L’IA et le langage : comment capturer ce qui fait sens ?

Le robot Kismet robot au musée du MIT. Wikipedia, CC BY-SA

Parlez-vous l’IA ? NLU, NLG, NLP, ML voire LSTM, TDNN ou GAN, les acronymes qui gravitent autour de la planète IA sont nombreux et souvent abscons.

Décryptons ici certains d’entre eux dont nous aurons besoin dans cet article : NLU pour Natural language understanding  ; ML pour machine learning ; LSTM pour long short-term memory ; TDNN pour time delay neural network.

Ces anglicismes renvoient à des réalités, techniques et technologiques, qu’il est délicat d’appréhender. Qu’elles s’inscrivent dans une série, ou bien au contraire, qu’elles s’opposent en tous points, elles sont « artificielles » dans la mesure où elles tentent de simuler l’intelligence humaine dans ses productions cognitives.

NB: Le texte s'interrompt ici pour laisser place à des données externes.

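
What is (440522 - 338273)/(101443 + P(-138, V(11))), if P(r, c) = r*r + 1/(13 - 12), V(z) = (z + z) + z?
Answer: 102249/120488 ≈ 0.84862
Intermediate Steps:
V(z) = 3*z (V(z) = 2*z + z = 3*z)
P(r, c) = 1 + r² (P(r, c) = r² + 1/1 = r² + 1 = 1 + r²)
(440522 - 338273)/(101443 + P(-138, V(11))) = (440522 - 338273)/(101443 + (1 + (-138)²)) = 102249/(101443 + (1 + 19044)) = 102249/(101443 + 19045) = 102249/120488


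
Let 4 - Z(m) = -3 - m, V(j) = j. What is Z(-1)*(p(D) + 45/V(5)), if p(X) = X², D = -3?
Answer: 108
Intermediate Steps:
Z(m) = 7 + m (Z(m) = 4 - (-3 - m) = 4 + (3 + m) = 7 + m)
Z(-1)*(p(D) + 45/V(5)) = (7 - 1)*((-3)² + 45/5) = 6*(9 + 45*(⅕)) = 6*(9 + 9) = 6*18 = 108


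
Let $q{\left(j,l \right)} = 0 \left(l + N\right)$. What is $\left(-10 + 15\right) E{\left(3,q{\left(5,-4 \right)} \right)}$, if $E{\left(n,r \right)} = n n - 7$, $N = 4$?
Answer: $10$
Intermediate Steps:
$q{\left(j,l \right)} = 0$ ($q{\left(j,l \right)} = 0 \left(l + 4\right) = 0 \left(4 + l\right) = 0$)
$E{\left(n,r \right)} = -7 + n^{2}$ ($E{\left(n,r \right)} = n^{2} - 7 = -7 + n^{2}$)
$\left(-10 + 15\right) E{\left(3,q{\left(5,-4 \right)} \right)} = \left(-10 + 15\right) \left(-7 + 3^{2}\right) = 5 \left(-7 + 9\right) = 5 \cdot 2 = 10$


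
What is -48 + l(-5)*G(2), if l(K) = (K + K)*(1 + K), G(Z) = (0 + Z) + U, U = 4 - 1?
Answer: 152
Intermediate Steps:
U = 3
G(Z) = 3 + Z (G(Z) = (0 + Z) + 3 = Z + 3 = 3 + Z)
l(K) = 2*K*(1 + K) (l(K) = (2*K)*(1 + K) = 2*K*(1 + K))
-48 + l(-5)*G(2) = -48 + (2*(-5)*(1 - 5))*(3 + 2) = -48 + (2*(-5)*(-4))*5 = -48 + 40*5 = -48 + 200 = 152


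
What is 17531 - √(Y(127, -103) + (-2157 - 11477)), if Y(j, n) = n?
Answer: 17531 - I*√13737 ≈ 17531.0 - 117.2*I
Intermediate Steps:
17531 - √(Y(127, -103) + (-2157 - 11477)) = 17531 - √(-103 + (-2157 - 11477)) = 17531 - √(-103 - 13634) = 17531 - √(-13737) = 17531 - I*√13737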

Fondées sur des « recettes » algorithmiques qui permettent de résoudre un problème, ces technologies en appellent à une forme de reproductibilité et non à une compréhension du sens.

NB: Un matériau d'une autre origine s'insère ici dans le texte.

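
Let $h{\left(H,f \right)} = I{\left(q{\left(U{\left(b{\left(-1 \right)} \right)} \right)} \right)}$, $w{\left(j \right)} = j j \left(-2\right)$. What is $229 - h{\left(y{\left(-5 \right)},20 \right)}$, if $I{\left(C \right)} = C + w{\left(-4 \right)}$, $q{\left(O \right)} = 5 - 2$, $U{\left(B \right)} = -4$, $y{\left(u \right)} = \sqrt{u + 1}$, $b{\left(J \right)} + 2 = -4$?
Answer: $258$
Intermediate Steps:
$b{\left(J \right)} = -6$ ($b{\left(J \right)} = -2 - 4 = -6$)
$y{\left(u \right)} = \sqrt{1 + u}$
$w{\left(j \right)} = - 2 j^{2}$ ($w{\left(j \right)} = j^{2} \left(-2\right) = - 2 j^{2}$)
$q{\left(O \right)} = 3$
$I{\left(C \right)} = -32 + C$ ($I{\left(C \right)} = C - 2 \left(-4\right)^{2} = C - 32 = -32 + C$)
$h{\left(H,f \right)} = -29$ ($h{\left(H,f \right)} = -32 + 3 = -29$)
$229 - h{\left(y{\left(-5 \right)},20 \right)} = 229 - -29 = 229 + 29 = 258$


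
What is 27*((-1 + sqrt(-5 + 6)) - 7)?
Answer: -189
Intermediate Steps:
27*((-1 + sqrt(-5 + 6)) - 7) = 27*((-1 + sqrt(1)) - 7) = 27*((-1 + 1) - 7) = 27*(0 - 7) = 27*(-7) = -189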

Dans le même temps, la planète IA a été bouleversée, ces dernières années, par la montée en puissance de l’« apprentissage machine » ou machine learning. Cela a été rendu possible (et efficace) par des progrès mathématiques avérés et des calculs accélérés au moyen de cartes GPU. Le machine learning optimise les paramètres d’un modèle sur de (très) nombreuses données pour le rendre apte à effectuer des tâches et/ou prendre une décision. Ainsi, l’apprentissage est au cœur des systèmes qui embarquent de l’intelligence artificielle.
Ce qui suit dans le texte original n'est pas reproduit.